A metabolomic‐based method for rapid detection of Escherichia coli O157:H7, Salmonella Hartford, Salmonella Typhimurium, and Salmonella Muenchen in nonselective media was developed. All pathogenic bacteria were grown in tryptic soy broth (TSB) at 37 °C followed by metabolite quantification at 2‐h intervals for 24 h. Results were compared with the metabolite profiles similarly obtained with E. coli K12, Pseudomonas aeruginosa, Staphylococcus aureus, Saccharomyces cereviseae, and Aspergillus oryzae grown individually or as a cocktail under the same conditions. Principal component analysis (PCAS) discriminated pathogenic microorganisms grown in TSB. Metabolites responsible of PCAS classification were dextrose, cadaverine, the aminoacids L‐histidine, glycine, and L‐tyrosine, as well as the volatiles 1‐octanol, 1‐propanol, 1butanol, 2‐ethyl‐1‐hexanol, and 2,5‐dimethyl‐pyrazine. Partial least square (PLS) models based on the overall metabolite profile of each bacteria were able to detect the presence of Escherichia coli O157:H7 and Salmonella spp. at levels of approximately 7 ± 2 CFU/25 g of ground beef and chicken within 18 h.

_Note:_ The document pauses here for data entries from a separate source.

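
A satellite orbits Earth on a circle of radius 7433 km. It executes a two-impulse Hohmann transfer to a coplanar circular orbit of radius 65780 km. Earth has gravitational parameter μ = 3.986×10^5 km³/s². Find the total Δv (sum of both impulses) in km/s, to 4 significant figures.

Transfer-ellipse semi-major axis a_t = (r₁ + r₂)/2 = (7433 + 65780)/2 = 36606.5 km.
At r₁ the circular-orbit speed is v₁ = √(μ/r₁) = 7.32296 km/s.
Transfer-orbit speed at r₁ (vis-viva equation): v_p = √[μ(2/r₁ − 1/a_t)] = 9.81645 km/s.
First burn Δv₁ = |v_p − v₁| = 2.4935 km/s.
Circular speed at r₂: v₂ = √(μ/r₂) = 2.4616 km/s.
Transfer-orbit speed at r₂: v_a = √[μ(2/r₂ − 1/a_t)] = 1.1092 km/s.
Second burn Δv₂ = |v₂ − v_a| = 1.3524 km/s.
Δv = Δv₁ + Δv₂ = 2.4935 + 1.3524 = 3.846 km/s.

Δv = 3.846 km/s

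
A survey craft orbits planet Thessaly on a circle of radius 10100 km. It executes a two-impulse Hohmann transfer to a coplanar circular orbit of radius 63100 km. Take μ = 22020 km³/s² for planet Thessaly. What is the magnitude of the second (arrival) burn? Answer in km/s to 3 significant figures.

Δv₂ = 0.280 km/s

Semi-major axis of the transfer orbit: a_t = (10100 + 63100)/2 = 36600 km.
Circular speed at r = 63100 km: v_c = √(μ/r) = 0.5907 km/s.
Vis-viva on the transfer ellipse at r = 63100 km gives v_t = √[μ(2/r − 1/a_t)] = 0.3103 km/s.
Δv₂ = |v_t − v_c| = |0.3103 − 0.5907| = 0.2804 km/s.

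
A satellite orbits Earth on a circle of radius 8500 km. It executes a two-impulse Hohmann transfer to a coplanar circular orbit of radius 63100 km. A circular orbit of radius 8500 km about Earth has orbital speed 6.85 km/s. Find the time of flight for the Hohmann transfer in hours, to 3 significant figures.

t = 9.36 hours

From the circular-orbit relation v² = μ/r at r = 8500 km: μ = v²r = (6.85)² × 8500 = 3.98841×10^5 km³/s².
The Hohmann ellipse has a_t = (r₁ + r₂)/2 = 35800 km.
Half the transfer-orbit period gives t = π√(a_t³/μ) = 33700 s.
Converting: 33700 s ÷ 3600 s/hour = 9.36 hours.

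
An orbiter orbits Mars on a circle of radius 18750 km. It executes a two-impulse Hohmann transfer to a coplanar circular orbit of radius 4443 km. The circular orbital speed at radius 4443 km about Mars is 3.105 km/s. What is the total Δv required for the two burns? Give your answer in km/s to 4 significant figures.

From the circular-orbit relation v² = μ/r at r = 4443 km: μ = v²r = (3.105)² × 4443 = 42835.1 km³/s².
Semi-major axis of the transfer orbit: a_t = (18750 + 4443)/2 = 11596.5 km.
At r₁ the circular-orbit speed is v₁ = √(μ/r₁) = 1.5115 km/s.
Transfer-orbit speed at r₁ (vis-viva): v_a = √[μ(2/r₁ − 1/a_t)] = 0.93556 km/s.
First burn Δv₁ = |v_a − v₁| = 0.5759 km/s.
Circular speed at r₂: v₂ = √(μ/r₂) = 3.1050 km/s.
Transfer-orbit speed at r₂: v_p = √[μ(2/r₂ − 1/a_t)] = 3.9482 km/s.
Second burn Δv₂ = |v₂ − v_p| = 0.8432 km/s.
Δv = Δv₁ + Δv₂ = 0.5759 + 0.8432 = 1.419 km/s.

Δv = 1.419 km/s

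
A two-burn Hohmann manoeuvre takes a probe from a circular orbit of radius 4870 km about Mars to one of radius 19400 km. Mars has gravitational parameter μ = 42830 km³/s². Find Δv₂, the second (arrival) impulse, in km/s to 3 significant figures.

Δv₂ = 0.545 km/s

Transfer-ellipse semi-major axis a_t = (r₁ + r₂)/2 = (4870 + 19400)/2 = 12135 km.
On the circular orbit at r = 19400 km, v_c = √(μ/r) = 1.48584 km/s.
Vis-viva on the transfer ellipse at r = 19400 km gives v_t = √[μ(2/r − 1/a_t)] = 0.941278 km/s.
Δv₂ = |v_t − v_c| = |0.941278 − 1.48584| = 0.5446 km/s.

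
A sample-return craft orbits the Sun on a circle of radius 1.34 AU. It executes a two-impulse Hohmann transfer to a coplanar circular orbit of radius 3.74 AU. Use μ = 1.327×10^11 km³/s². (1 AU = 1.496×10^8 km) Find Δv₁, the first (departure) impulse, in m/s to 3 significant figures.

In km: r₁ = 1.34 × 1.496×10^8 = 2.00464×10^8 km; r₂ = 3.74 × 1.496×10^8 = 5.59504×10^8 km.
Transfer-ellipse semi-major axis a_t = (r₁ + r₂)/2 = (2.00464×10^8 + 5.59504×10^8)/2 = 3.79984×10^8 km.
Circular speed at r = 2.00464×10^8 km: v_c = √(μ/r) = 25.72867 km/s.
Vis-viva on the transfer ellipse at r = 2.00464×10^8 km gives v_t = √[μ(2/r − 1/a_t)] = 31.22024 km/s.
Δv₁ = |v_t − v_c| = |31.22024 − 25.72867| = 5.492 km/s.

Δv₁ = 5490 m/s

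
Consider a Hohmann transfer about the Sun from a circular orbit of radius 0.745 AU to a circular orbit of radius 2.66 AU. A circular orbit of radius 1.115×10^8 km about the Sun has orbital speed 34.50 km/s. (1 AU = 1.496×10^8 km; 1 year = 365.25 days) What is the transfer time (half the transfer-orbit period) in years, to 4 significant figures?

t = 1.111 years

From the circular-orbit relation v² = μ/r at r = 1.115×10^8 km: μ = v²r = (34.50)² × 1.115×10^8 = 1.32713×10^11 km³/s².
In km: r₁ = 0.745 × 1.496×10^8 = 1.11452×10^8 km; r₂ = 2.66 × 1.496×10^8 = 3.97936×10^8 km.
Semi-major axis of the transfer orbit: a_t = (1.11452×10^8 + 3.97936×10^8)/2 = 2.54694×10^8 km.
Half the transfer-orbit period gives t = π√(a_t³/μ) = 3.505×10^7 s.
Converting: 3.505×10^7 s ÷ 3.15576×10^7 s/year (365.25 × 86400) = 1.111 years.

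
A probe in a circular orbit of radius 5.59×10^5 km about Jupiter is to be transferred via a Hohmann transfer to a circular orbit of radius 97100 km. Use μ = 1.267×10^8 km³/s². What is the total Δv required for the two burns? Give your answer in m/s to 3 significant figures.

Semi-major axis of the transfer orbit: a_t = (5.590×10^5 + 97100)/2 = 3.2805×10^5 km.
At r₁ the circular-orbit speed is v₁ = √(μ/r₁) = 15.055 km/s.
On the transfer ellipse at r₁, v² = μ(2/r − 1/a) gives v_a = √[μ(2/r₁ − 1/a_t)] = 8.1907 km/s.
First burn Δv₁ = |v_a − v₁| = 6.8643 km/s.
At r₂, v₂ = √(μ/r₂) = 36.123 km/s.
Transfer-orbit speed at r₂: v_p = √[μ(2/r₂ − 1/a_t)] = 47.154 km/s.
Second burn Δv₂ = |v₂ − v_p| = 11.031 km/s.
Total Δv = Δv₁ + Δv₂ = 17.90 km/s.

Δv = 17900 m/s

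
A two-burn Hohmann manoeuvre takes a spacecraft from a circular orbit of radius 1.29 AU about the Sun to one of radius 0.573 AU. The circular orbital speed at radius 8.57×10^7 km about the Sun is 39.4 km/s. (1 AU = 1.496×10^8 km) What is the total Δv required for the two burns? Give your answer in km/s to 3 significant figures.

Δv = 12.6 km/s

From the circular-orbit relation v² = μ/r at r = 8.57×10^7 km: μ = v²r = (39.4)² × 8.57×10^7 = 1.33037×10^11 km³/s².
In km: r₁ = 1.29 × 1.496×10^8 = 1.92984×10^8 km; r₂ = 0.573 × 1.496×10^8 = 8.57208×10^7 km.
Semi-major axis of the transfer orbit: a_t = (1.92984×10^8 + 8.57208×10^7)/2 = 1.393524×10^8 km.
Circular speed at r₁: v₁ = √(μ/r₁) = √(1.33037×10^11/1.92984×10^8) = 26.256 km/s.
On the transfer ellipse at r₁, v² = μ(2/r − 1/a) gives v_a = √[μ(2/r₁ − 1/a_t)] = 20.593 km/s.
First burn Δv₁ = |v_a − v₁| = 5.663 km/s.
Circular speed at r₂: v₂ = √(μ/r₂) = 39.395 km/s.
Transfer-orbit speed at r₂: v_p = √[μ(2/r₂ − 1/a_t)] = 46.360 km/s.
Second burn Δv₂ = |v₂ − v_p| = 6.965 km/s.
Total Δv = Δv₁ + Δv₂ = 12.63 km/s.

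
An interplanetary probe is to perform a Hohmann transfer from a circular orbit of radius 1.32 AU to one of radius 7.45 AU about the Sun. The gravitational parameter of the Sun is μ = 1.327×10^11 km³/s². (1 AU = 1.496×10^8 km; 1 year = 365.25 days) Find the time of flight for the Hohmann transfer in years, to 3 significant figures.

t = 4.59 years

In km: r₁ = 1.32 × 1.496×10^8 = 1.97472×10^8 km; r₂ = 7.45 × 1.496×10^8 = 1.11452×10^9 km.
Transfer-ellipse semi-major axis a_t = (r₁ + r₂)/2 = (1.97472×10^8 + 1.11452×10^9)/2 = 6.55996×10^8 km.
Transfer time t = π√(a_t³/μ) = π√((6.55996×10^8)³ / 1.327×10^11) = 1.449×10^8 s.
Converting: 1.449×10^8 s ÷ 3.15576×10^7 s/year (365.25 × 86400) = 4.59 years.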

Practical Application:  Rapid detection of foodborne pathogens is critical to reduce food‐related disease outbreaks and product recalls. This research proposes an alternative approach to rapidly detect 2 major pathogens based on detecting changes in the metabolite profile during incubation in nonselective culture media. Although not directly transferable to an industrial environment, this proof of concept research provides evidence of potential application.